3. Track down old pension plans
There’s currently £26.6 billion lying lost or dormant in old pension plans. The good news is if you’ve ever moved house, changed jobs or had more than one pension plan, some of it could be yours.
Tracking down your old plans will give you a clearer picture of the total value of your pension savings and could really help you to understand what you’ve got.
Once you know the actual value of your total pension savings, you might be able to look at your finances a little differently. You could find that you can afford to cut back on saving for a short while to pay for your immediate costs, without jeopardising your future. Or it could be a wake-up call which shows you your pension savings may need to be a priority.
You can track old pension plans down by using the government’s pension tracing service. You’ll need the names and addresses of your previous employers or pension providers and your National Insurance number.
Once you’ve found them, you could consider bringing them together in one place to make everything easier to manage. If you’re interested in combining your pensions with Standard Life, you can find out more about how to do this on our website.

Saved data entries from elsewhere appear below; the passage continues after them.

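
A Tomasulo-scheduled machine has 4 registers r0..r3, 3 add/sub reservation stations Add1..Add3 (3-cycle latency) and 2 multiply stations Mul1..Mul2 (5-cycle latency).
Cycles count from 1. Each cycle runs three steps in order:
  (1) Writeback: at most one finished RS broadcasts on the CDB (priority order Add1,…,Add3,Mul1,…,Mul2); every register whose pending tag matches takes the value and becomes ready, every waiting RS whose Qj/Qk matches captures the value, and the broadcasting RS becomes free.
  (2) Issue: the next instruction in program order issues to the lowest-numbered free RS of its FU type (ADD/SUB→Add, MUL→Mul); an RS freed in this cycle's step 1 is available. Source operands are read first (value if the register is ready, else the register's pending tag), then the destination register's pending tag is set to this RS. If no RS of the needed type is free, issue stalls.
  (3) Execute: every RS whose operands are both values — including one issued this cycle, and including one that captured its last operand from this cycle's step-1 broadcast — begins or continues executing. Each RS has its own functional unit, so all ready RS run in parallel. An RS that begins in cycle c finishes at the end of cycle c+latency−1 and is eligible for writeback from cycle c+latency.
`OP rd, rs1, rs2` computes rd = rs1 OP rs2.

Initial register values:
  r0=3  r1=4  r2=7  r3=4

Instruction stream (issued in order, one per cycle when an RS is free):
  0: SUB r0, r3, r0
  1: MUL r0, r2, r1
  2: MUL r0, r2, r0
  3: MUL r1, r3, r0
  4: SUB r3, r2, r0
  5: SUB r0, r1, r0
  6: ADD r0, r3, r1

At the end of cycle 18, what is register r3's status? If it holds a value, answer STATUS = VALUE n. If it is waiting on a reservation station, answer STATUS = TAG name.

c1: issue SUB r0<-Add1 | r0:Add1,r1:4,r2:7,r3:4
c2: issue MUL r0<-Mul1 | r0:Mul1,r1:4,r2:7,r3:4
c3: issue MUL r0<-Mul2 | r0:Mul2,r1:4,r2:7,r3:4
c4: CDB Add1=1; stall | r0:Mul2,r1:4,r2:7,r3:4
c5: stall | r0:Mul2,r1:4,r2:7,r3:4
c6: stall | r0:Mul2,r1:4,r2:7,r3:4
c7: CDB Mul1=28; issue MUL r1<-Mul1 | r0:Mul2,r1:Mul1,r2:7,r3:4
c8: issue SUB r3<-Add1 | r0:Mul2,r1:Mul1,r2:7,r3:Add1
c9: issue SUB r0<-Add2 | r0:Add2,r1:Mul1,r2:7,r3:Add1
c10: issue ADD r0<-Add3 | r0:Add3,r1:Mul1,r2:7,r3:Add1
c11: - | r0:Add3,r1:Mul1,r2:7,r3:Add1
c12: CDB Mul2=196 | r0:Add3,r1:Mul1,r2:7,r3:Add1
c13: - | r0:Add3,r1:Mul1,r2:7,r3:Add1
c14: - | r0:Add3,r1:Mul1,r2:7,r3:Add1
c15: CDB Add1=-189 | r0:Add3,r1:Mul1,r2:7,r3:-189
c16: - | r0:Add3,r1:Mul1,r2:7,r3:-189
c17: CDB Mul1=784 | r0:Add3,r1:784,r2:7,r3:-189
c18: - | r0:Add3,r1:784,r2:7,r3:-189

STATUS = VALUE -189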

Keep in mind though that transferring won’t be right for everyone and there’s no guarantee you’ll be better off as a result.
4. Reduce your outgoings
It can be easier said than done but, if you can, it’s worth combing through your outgoings to see where you could afford to cut back without dipping into or reducing your savings to get by.
Setting and sticking to a budget could really help you do this. A budget will help you to map out where your money is coming from and going to. It could also highlight opportunities to either shop around for something cheaper or simply cut out some outgoings completely.
You can find out more on the importance of setting a budget in our article.
5. Know where you can go for help
If you’re struggling to keep up with costs, there are places you can turn to for help.
You might be entitled to benefits which could help you cope and mean you can avoid using your savings as a helping hand. Even if you’ve never had benefits before, you could still be entitled to them now, so it’s worth checking. MoneyHelper has a useful benefits calculator to help you do this.
We also have a support section on our website where you can find a lot of resources to help you with debt, life-changing events, mental and physical health and many more areas which could impact your ability to save for the future.
The information here is based on our understanding in April 2023 and shouldn’t be taken as financial advice.
A pension is an investment and its value can go down as well as up and may be worth less than was paid in.
Standard Life accepts no responsibility for information in external websites. These are provided for general information.